Ketika pertahanan pengetahuan lokal sudah tergerus masyarakat akan mudah dimasuki dengan pengetahuan dan doktrin yang memecahbelah. Persatuan dan kerukunan di akar rumput selama ini justru dibentuk oleh tradisi dan budaya lokal. Karena itulah, para penyebar Islam di Nusantara sangat mengetahui karakter pengikat kebudayaan masyarakat. Mereka tidak ingin membenturkan antara budaya dan agama, tetapi menjadikan agama sebagai penguat fondasi ajaran dan nilai agama.

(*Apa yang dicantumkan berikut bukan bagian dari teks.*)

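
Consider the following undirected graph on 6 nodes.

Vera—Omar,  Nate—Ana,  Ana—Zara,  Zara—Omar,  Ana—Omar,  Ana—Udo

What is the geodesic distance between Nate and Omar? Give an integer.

2

One shortest route is Nate – Ana – Omar, which uses 2 edges, and Nate and Omar are not directly tied, so nothing shorter exists. So d(Nate,Omar) = 2.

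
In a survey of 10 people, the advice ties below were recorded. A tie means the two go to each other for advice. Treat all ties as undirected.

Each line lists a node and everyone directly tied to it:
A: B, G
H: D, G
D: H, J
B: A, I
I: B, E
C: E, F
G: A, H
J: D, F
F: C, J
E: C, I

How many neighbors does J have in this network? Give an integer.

2

J is directly tied to D and F. That is 2 neighbors, so the degree of J is 2.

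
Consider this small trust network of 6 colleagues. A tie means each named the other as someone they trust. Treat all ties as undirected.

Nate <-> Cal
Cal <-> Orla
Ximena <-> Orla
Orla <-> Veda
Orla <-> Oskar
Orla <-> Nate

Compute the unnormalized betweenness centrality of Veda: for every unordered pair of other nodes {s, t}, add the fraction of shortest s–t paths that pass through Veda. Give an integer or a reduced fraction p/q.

0

No shortest path between any pair of other nodes passes through Veda.
Summing the contributions gives betweenness(Veda) = 0.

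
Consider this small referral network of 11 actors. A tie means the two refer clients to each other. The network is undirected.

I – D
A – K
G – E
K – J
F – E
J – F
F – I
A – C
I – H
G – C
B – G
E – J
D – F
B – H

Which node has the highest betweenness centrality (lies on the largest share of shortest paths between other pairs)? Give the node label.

Unnormalized betweenness of each node: A:5/2, B:9/2, C:9/2, D:0, E:9, F:27/2, G:13, H:7/2, I:6, J:19/2, K:5.
F has the largest value, 27/2, making it the main broker — the node through which the most shortest paths run.

F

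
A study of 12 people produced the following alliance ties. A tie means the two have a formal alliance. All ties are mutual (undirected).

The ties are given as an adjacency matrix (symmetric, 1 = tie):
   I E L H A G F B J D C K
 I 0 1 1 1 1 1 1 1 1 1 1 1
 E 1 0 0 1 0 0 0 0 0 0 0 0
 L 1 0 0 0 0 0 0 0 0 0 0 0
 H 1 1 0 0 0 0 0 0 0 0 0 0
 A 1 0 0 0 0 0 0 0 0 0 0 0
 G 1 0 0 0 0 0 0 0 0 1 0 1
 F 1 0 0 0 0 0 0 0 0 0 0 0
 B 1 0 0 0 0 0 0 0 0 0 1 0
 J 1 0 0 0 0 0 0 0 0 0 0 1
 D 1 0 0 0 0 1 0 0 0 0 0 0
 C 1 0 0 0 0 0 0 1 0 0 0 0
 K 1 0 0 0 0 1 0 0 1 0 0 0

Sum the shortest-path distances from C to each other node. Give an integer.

20

Distances from C: A:2, B:1, D:2, E:2, F:2, G:2, H:2, I:1, J:2, K:2, L:2.
Sum = 2 + 1 + 2 + 2 + 2 + 2 + 2 + 1 + 2 + 2 + 2 = 20.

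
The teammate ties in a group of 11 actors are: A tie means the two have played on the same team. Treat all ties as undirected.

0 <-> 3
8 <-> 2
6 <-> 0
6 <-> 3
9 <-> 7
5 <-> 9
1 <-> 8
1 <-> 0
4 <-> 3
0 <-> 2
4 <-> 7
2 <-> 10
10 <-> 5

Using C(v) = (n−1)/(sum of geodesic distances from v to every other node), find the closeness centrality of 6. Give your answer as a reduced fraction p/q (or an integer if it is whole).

2/5

Distances from 6: 0:1, 1:2, 2:2, 3:1, 4:2, 5:4, 7:3, 8:3, 9:4, 10:3. Sum = 25.
n = 11, so closeness = 10/25 = 2/5.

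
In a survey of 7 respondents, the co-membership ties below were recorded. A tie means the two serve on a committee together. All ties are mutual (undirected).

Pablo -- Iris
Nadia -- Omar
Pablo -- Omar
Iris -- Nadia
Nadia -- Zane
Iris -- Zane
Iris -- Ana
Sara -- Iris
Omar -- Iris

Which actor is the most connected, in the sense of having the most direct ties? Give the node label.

Degrees — Ana:1, Iris:6, Nadia:3, Omar:3, Pablo:2, Sara:1, Zane:2.
The maximum is 6, attained only by Iris.

Iris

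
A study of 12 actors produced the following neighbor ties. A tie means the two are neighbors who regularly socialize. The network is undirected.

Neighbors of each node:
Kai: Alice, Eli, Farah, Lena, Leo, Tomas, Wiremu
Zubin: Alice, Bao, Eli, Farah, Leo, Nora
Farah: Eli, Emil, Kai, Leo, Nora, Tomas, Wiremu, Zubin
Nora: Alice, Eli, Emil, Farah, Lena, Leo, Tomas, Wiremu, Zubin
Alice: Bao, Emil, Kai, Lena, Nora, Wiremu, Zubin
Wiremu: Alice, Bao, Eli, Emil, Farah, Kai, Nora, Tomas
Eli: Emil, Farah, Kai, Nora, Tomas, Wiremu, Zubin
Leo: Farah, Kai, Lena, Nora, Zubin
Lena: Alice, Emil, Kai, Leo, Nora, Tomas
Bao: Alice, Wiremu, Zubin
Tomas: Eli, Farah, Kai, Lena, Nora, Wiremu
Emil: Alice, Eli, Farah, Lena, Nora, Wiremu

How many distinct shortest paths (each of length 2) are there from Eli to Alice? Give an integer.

The shortest distance is 2. The length-2 paths are: Eli–Kai–Alice; Eli–Nora–Alice; Eli–Emil–Alice; Eli–Zubin–Alice; Eli–Wiremu–Alice.
That gives 5 distinct shortest paths.

5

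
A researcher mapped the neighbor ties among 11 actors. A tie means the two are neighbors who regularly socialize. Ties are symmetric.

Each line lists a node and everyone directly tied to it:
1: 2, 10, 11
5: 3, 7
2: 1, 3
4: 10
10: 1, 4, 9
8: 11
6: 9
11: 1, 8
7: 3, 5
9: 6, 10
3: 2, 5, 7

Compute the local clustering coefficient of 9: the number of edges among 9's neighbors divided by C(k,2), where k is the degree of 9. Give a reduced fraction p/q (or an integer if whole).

9's neighbors: 6 and 10 (k = 2).
Possible neighbor pairs: C(2,2) = 1. Edges among them: none → e = 0.
Clustering(9) = 0/1.

0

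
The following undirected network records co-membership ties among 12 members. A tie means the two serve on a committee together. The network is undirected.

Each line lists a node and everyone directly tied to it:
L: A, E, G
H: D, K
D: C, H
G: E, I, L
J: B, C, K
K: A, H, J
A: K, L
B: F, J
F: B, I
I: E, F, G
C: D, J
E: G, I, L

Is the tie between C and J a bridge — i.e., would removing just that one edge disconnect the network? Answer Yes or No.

No

Even without that edge, C still reaches J via C – D – H – K – J, so the network stays connected. Not a bridge.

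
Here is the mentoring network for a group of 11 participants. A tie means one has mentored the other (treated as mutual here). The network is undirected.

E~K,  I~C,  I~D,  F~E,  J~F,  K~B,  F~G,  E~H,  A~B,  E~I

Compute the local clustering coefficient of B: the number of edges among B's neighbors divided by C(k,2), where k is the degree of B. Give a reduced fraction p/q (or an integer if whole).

B's neighbors: A and K (k = 2).
Possible neighbor pairs: C(2,2) = 1. Edges among them: none → e = 0.
Clustering(B) = 0/1.

0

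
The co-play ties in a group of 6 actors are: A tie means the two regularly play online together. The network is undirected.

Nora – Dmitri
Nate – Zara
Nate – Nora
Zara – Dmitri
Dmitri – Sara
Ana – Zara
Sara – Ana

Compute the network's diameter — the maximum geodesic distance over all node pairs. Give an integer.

Eccentricity of each node (its greatest distance to any other): Ana:3, Dmitri:2, Nate:3, Nora:3, Sara:3, Zara:2.
The maximum eccentricity is 3, realized for instance by the pair Ana–Nora via Ana – Zara – Nate – Nora. So the diameter is 3.

3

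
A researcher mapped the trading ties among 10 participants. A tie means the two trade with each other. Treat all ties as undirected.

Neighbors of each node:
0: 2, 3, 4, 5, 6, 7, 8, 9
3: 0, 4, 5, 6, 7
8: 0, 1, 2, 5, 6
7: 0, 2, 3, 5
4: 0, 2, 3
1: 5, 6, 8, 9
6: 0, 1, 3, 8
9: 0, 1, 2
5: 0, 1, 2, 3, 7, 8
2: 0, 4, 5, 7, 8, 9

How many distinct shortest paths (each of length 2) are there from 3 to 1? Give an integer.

2

The shortest distance is 2. The length-2 paths are: 3–5–1; 3–6–1.
That gives 2 distinct shortest paths.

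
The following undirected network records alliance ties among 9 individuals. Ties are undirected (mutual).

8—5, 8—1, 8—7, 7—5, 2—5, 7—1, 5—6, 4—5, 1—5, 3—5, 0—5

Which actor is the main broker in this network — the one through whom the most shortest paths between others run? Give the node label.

Unnormalized betweenness of each node: 0:0, 1:0, 2:0, 3:0, 4:0, 5:25, 6:0, 7:0, 8:0.
5 has the largest value, 25, making it the main broker — the node through which the most shortest paths run.

5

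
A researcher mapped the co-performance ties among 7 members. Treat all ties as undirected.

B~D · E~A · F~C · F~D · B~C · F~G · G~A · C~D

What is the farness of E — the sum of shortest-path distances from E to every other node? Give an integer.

19

Distances from E: A:1, B:5, C:4, D:4, F:3, G:2.
Sum = 1 + 5 + 4 + 4 + 3 + 2 = 19.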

Penguatan keagamaan melalui kebudayaan inilah yang terbukti menjadikan Nusantara sebagai penduduk mayoritas muslim di dunia. Inilah yang harus menjadi vaksinasi masyarakat agar tidak mudah terbelah dengan cara membenturkan antara agama dan kebudayaan.

Bangsa ini harus mengambil pelajaran dari negeri penuh konflik yang ditunggangi kelompok oposisi-radikal, separatis/terorisme dan kekuatan asing, pra kondisi hancurnya negara diawali dengan perang saudara di negeri tersebut. Masyarakat tidak mempunyai lokalitas yang bisa menjadi pengikat sehingga dibelah dengan pemikiran yang sektarian. Karena itulah, merevitalisasi dan meremajakan kearifan lokal dalam konteks masyarakat yang sudah berubah mutlak diperlukan. Kearifan lokal masyarakat nusantara merupakan salah satu modal terbaik yang harus dijaga dalam membentengi serbuan ideologi radikal baik domestik maupun trans-nasional.

5. Transformasi Pembangunan Kesejahteraan
Tidak bisa dipungkiri aspek kesejahteraan memberikan andil penting dalam perubahan cara pandang dan pemikiran masyarakat. Terorisme memang memiliki akar dari ideologi dan pemikiran, namun aspek kesejateraan juga memainkan peran sebagai faktor pendorong lahirnya aksi kekerasan. Karena itulah, sebagai bagian dari pendekatan lunak (soft approach) penanggulangan terorisme juga dilakukan dengan kebijakan dan program berbasis kesejahteraan khususnya kepada obyek narapidana terorisme, mantan narapida dan keluarga beserta jaringannya. Aspek kesejateraan juga diarahkan pada para korban aksi terorisme.

Aspek kesejahteraan dalam penanggulangan terorisme dilakukan secara kolaboratif dengan melibatkan kementerian, lembaga dan masyarakat khususnya dari dunia usaha. BNPT telah membangun dan menjalankan konsep Kawasan Terpadu Nusantara (KTN) sebagai wilayah khusus pengembangan kesejahteraan mitra deradikalisasi BNPT, korban aksi terorisme dan masyarakat. Tidak hanya pada aspek peningkatan ekonomi, KTN mendorong adanya kolaborasi dan silaturrahmi antar pelaku terorisme, korban terorisme dan masyarakat sebagai jalan rekonsiliasi dan cara meminimalisir potensi ancaman terorisme.